Tarzán es alumno eminente de las selvas. Que se despeló para que los chucheros fuesen esclavos de la peluquería. Hay también el chuchero viejo. Que no sabe que su tiempo es el del danzón. Con la misma mujer. Y en el mismo ladrillo. Cuando había componedores de paraguas. Amoladores de tijeras. Baratilleros. Chalecos blancos. Y vecinos que al pasar saludaban con el bombín.

Gracias a las chucheras, los hombres ya no tienen que enamorar. Sino dejar que los enamoren. Las chucheras de club tienen ademanes de solar. Y alma de ruta de guagua. Son una fuerza de la época. Se expresan como amigos. Dicen como si hubieran estado la noche anterior en Zanja y Chávez. Dan ganas de pedirles que se quiten las manos de la cintura. Que enderecen las piernas. Pero ellas insisten en ser como serían los vaqueros de las películas si frecuentaran nuestros clubs con playas. Piropean al macho. Lo persiguen si está entero. Lo desnudan si es hereje.
Para estas chucheras la vejez no es una realidad cronológica. Sino un fastidio. La maldita ocamba. Que vigila y critica. Es tan picúa, que al acabarse la vida le llama inmoralidad. A los mandamientos de la ley de Dios les faltó uno. No pasmar. Para que las pobres chucheras puedan defenderse. Sin tanta rigidez. Y sin tanto cuento. Hoy la mujer puede ser un mal partido. Y es el hombre el que tiene que pensarlo.
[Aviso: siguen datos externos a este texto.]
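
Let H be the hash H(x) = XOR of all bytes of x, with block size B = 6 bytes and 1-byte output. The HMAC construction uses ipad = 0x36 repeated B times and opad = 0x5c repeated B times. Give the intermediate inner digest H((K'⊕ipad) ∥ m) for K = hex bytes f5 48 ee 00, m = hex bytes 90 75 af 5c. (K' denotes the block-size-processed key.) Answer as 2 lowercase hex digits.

45

Key hex bytes f5 48 ee 00 is 4 bytes ≤ B = 6; zero-pad to 6 bytes: K' = f5 48 ee 00 00 00.
K' ⊕ ipad = c3 7e d8 36 36 36.
Inner input = c3 7e d8 36 36 36 ∥ 90 75 af 5c.
Inner hash: XOR c3⊕7e⊕d8⊕36⊕36⊕36⊕90⊕75⊕af⊕5c = 45.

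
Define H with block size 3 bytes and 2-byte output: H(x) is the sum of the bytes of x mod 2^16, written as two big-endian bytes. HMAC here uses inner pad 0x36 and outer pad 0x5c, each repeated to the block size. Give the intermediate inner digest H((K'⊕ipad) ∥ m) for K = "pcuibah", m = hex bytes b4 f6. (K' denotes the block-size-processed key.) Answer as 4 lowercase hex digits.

Key "pcuibah" = 70 63 75 69 62 61 68 is 7 bytes > B = 3, so hash it first: H(key) = 02 dc, then zero-pad to 3 bytes: K' = 02 dc 00.
K' ⊕ ipad = 34 ea 36.
Inner input = 34 ea 36 ∥ b4 f6.
Inner hash: sum = 52+234+54+180+246 = 766 → 02 fe.

02fe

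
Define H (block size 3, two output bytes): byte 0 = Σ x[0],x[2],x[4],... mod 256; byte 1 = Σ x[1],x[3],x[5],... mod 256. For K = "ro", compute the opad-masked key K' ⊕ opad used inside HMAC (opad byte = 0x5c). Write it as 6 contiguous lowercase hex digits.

Key "ro" = 72 6f is 2 bytes ≤ B = 3; zero-pad to 3 bytes: K' = 72 6f 00.
XOR each byte with 0x5c: 72⊕5c=2e, 6f⊕5c=33, 00⊕5c=5c.

2e335c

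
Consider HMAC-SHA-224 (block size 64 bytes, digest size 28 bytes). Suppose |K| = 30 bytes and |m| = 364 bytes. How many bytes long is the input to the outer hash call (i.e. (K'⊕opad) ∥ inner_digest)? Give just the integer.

92

Key is 30 ≤ 64 bytes, zero-padded: |K'| = 64.
Outer input = (K'⊕opad) ∥ H(inner) → 64 + 28 = 92 bytes.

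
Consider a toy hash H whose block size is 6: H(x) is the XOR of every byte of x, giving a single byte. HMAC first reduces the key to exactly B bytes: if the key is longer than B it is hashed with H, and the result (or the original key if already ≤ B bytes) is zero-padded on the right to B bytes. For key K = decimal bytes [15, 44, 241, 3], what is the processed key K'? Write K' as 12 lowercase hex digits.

0f2cf1030000

Key decimal bytes [15, 44, 241, 3] = 0f 2c f1 03 is 4 bytes ≤ B = 6; zero-pad to 6 bytes: K' = 0f 2c f1 03 00 00.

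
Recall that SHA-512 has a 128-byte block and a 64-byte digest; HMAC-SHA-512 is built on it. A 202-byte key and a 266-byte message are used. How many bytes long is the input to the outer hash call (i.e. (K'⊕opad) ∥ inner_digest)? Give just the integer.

192

Key is 202 > 128 bytes, so it is hashed to 64 bytes then zero-padded to 128: |K'| = 128.
Outer input = (K'⊕opad) ∥ H(inner) → 128 + 64 = 192 bytes.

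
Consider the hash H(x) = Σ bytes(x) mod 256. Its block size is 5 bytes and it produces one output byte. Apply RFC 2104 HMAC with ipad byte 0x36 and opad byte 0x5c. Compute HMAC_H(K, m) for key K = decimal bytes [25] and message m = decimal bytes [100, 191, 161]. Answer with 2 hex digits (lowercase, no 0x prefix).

Key decimal bytes [25] = 19 is 1 byte ≤ B = 5; zero-pad to 5 bytes: K' = 19 00 00 00 00.
K' ⊕ ipad = 2f 36 36 36 36.  K' ⊕ opad = 45 5c 5c 5c 5c.
Inner input = (K'⊕ipad) ∥ m = 2f 36 36 36 36 ∥ 64 bf a1.
Inner hash: sum = 47+54+54+54+54+100+191+161 = 715; mod 256 = 203 → cb.
Outer input = (K'⊕opad) ∥ inner = 45 5c 5c 5c 5c ∥ cb.
Outer hash (tag): sum = 69+92+92+92+92+203 = 640; mod 256 = 128 → 80.

80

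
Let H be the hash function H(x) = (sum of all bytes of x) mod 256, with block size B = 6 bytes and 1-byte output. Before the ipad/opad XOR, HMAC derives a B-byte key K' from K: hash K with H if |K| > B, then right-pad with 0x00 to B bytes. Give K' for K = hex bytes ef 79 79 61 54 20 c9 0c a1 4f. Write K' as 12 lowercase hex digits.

|K| = 10 > B = 6, so first hash the key.
H(K): sum = 239+121+121+97+84+32+201+12+161+79 = 1147; mod 256 = 123 → 7b.
Zero-pad H(K) = 7b to 6 bytes: K' = 7b 00 00 00 00 00.

7b0000000000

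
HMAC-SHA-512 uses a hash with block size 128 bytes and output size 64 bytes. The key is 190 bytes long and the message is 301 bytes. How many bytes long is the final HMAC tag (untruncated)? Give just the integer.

64

The tag is one SHA-512 digest: 64 bytes.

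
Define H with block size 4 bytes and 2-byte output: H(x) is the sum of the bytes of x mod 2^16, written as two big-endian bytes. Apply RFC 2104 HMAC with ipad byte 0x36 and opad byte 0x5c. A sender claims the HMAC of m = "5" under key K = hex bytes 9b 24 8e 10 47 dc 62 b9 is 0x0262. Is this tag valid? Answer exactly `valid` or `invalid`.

valid

Key hex bytes 9b 24 8e 10 47 dc 62 b9 is 8 bytes > B = 4, so hash it first: H(key) = 03 9b, then zero-pad to 4 bytes: K' = 03 9b 00 00.
K' ⊕ ipad = 35 ad 36 36; K' ⊕ opad = 5f c7 5c 5c.
Inner hash: sum = 53+173+54+54+53 = 387 → 01 83.
Outer hash (recomputed tag): sum = 95+199+92+92+1+131 = 610 → 02 62.
Recomputed tag = 0262; claimed = 0262 → match.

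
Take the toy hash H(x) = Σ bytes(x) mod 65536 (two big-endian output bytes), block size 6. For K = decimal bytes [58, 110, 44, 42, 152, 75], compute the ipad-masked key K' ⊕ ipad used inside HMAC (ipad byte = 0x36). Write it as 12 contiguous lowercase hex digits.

0c581a1cae7d

Key decimal bytes [58, 110, 44, 42, 152, 75] = 3a 6e 2c 2a 98 4b is exactly B = 6 bytes: K' = 3a 6e 2c 2a 98 4b.
XOR each byte with 0x36: 3a⊕36=0c, 6e⊕36=58, 2c⊕36=1a, 2a⊕36=1c, 98⊕36=ae, 4b⊕36=7d.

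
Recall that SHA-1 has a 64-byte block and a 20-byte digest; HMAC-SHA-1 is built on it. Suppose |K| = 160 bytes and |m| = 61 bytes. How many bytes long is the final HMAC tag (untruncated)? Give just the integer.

The tag is one SHA-1 digest: 20 bytes.

20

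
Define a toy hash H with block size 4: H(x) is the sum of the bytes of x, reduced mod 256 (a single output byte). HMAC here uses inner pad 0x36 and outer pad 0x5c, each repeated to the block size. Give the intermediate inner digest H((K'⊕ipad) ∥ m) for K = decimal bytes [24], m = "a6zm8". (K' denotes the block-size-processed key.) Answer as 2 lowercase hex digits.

Key decimal bytes [24] = 18 is 1 byte ≤ B = 4; zero-pad to 4 bytes: K' = 18 00 00 00.
K' ⊕ ipad = 2e 36 36 36.
Inner input = 2e 36 36 36 ∥ 61 36 7a 6d 38.
Inner hash: sum = 46+54+54+54+97+54+122+109+56 = 646; mod 256 = 134 → 86.

86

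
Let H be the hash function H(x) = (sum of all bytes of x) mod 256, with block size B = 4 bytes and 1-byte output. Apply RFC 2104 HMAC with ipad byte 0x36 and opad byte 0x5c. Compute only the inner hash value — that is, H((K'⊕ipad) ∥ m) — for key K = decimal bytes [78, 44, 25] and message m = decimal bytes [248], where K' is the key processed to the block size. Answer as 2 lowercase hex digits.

Key decimal bytes [78, 44, 25] = 4e 2c 19 is 3 bytes ≤ B = 4; zero-pad to 4 bytes: K' = 4e 2c 19 00.
K' ⊕ ipad = 78 1a 2f 36.
Inner input = 78 1a 2f 36 ∥ f8.
Inner hash: sum = 120+26+47+54+248 = 495; mod 256 = 239 → ef.

ef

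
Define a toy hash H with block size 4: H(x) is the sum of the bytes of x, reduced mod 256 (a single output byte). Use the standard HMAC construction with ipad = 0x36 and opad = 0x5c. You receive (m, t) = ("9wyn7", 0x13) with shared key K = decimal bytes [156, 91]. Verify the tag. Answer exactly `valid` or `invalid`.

invalid

Key decimal bytes [156, 91] = 9c 5b is 2 bytes ≤ B = 4; zero-pad to 4 bytes: K' = 9c 5b 00 00.
K' ⊕ ipad = aa 6d 36 36; K' ⊕ opad = c0 07 5c 5c.
Inner hash: sum = 170+109+54+54+57+119+121+110+55 = 849; mod 256 = 81 → 51.
Outer hash (recomputed tag): sum = 192+7+92+92+81 = 464; mod 256 = 208 → d0.
Recomputed tag = d0; claimed = 13 → mismatch.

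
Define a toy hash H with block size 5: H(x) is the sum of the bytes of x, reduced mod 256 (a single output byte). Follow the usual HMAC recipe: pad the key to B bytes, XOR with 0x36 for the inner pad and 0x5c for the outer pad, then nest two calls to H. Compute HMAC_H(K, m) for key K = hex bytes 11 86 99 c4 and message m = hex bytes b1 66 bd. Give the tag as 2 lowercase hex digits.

Key hex bytes 11 86 99 c4 is 4 bytes ≤ B = 5; zero-pad to 5 bytes: K' = 11 86 99 c4 00.
K' ⊕ ipad = 27 b0 af f2 36.  K' ⊕ opad = 4d da c5 98 5c.
Inner input = (K'⊕ipad) ∥ m = 27 b0 af f2 36 ∥ b1 66 bd.
Inner hash: sum = 39+176+175+242+54+177+102+189 = 1154; mod 256 = 130 → 82.
Outer input = (K'⊕opad) ∥ inner = 4d da c5 98 5c ∥ 82.
Outer hash (tag): sum = 77+218+197+152+92+130 = 866; mod 256 = 98 → 62.

62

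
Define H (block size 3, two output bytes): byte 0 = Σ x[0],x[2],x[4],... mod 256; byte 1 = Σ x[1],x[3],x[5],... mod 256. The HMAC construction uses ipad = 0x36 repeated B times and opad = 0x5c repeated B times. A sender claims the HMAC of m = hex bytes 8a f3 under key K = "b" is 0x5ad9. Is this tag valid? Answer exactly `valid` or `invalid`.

valid

Key "b" = 62 is 1 byte ≤ B = 3; zero-pad to 3 bytes: K' = 62 00 00.
K' ⊕ ipad = 54 36 36; K' ⊕ opad = 3e 5c 5c.
Inner hash: even-index sum = 381 mod 256 = 125; odd-index sum = 192 mod 256 = 192 → 7d c0.
Outer hash (recomputed tag): even-index sum = 346 mod 256 = 90; odd-index sum = 217 mod 256 = 217 → 5a d9.
Recomputed tag = 5ad9; claimed = 5ad9 → match.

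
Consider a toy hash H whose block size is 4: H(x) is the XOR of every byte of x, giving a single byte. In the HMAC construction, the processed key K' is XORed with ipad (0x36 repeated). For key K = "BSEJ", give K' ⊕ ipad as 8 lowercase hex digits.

Key "BSEJ" = 42 53 45 4a is exactly B = 4 bytes: K' = 42 53 45 4a.
XOR each byte with 0x36: 42⊕36=74, 53⊕36=65, 45⊕36=73, 4a⊕36=7c.

7465737c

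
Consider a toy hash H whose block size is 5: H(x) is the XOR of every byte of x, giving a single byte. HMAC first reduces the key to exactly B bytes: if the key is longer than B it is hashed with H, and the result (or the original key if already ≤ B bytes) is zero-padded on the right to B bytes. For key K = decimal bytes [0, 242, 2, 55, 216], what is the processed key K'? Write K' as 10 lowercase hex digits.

Key decimal bytes [0, 242, 2, 55, 216] = 00 f2 02 37 d8 is exactly B = 5 bytes: K' = 00 f2 02 37 d8.

00f20237d8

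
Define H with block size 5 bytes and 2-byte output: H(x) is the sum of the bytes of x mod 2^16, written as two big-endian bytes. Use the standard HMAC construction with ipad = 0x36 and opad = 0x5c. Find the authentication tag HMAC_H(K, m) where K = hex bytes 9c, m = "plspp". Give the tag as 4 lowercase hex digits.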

En el club hay un joven que reniega de su suerte. De veras que se puso fatal. Estaba en un tranque con la acróbata cuando la madre la llamó porque ya era tarde. A la pureta se le ocurrió espantar cuando él empezaba a vivirla.

Claro que quedan chucheras sin definir. La de la Calzada del Monte. Que se pone el pulóver a listas horizontales. Muy apretado. Como Popeye el marino si fuera ama de cría. Hunde el vientre. Saca hacia atrás la rabadilla. Lo hace para caminar sabroso. Es la chuchera de baile en todos los jardines. Se adivina que en el baile se regala. Hay bailes modernos que significan el milagro del ritmo por frotación. Masajes por pareja. Llevando el compás con la cabeza. Sacando media lengua. Y enseñando el calcio de la dentadura. Porque hay chucheras que son una cosa idiota y encantadora.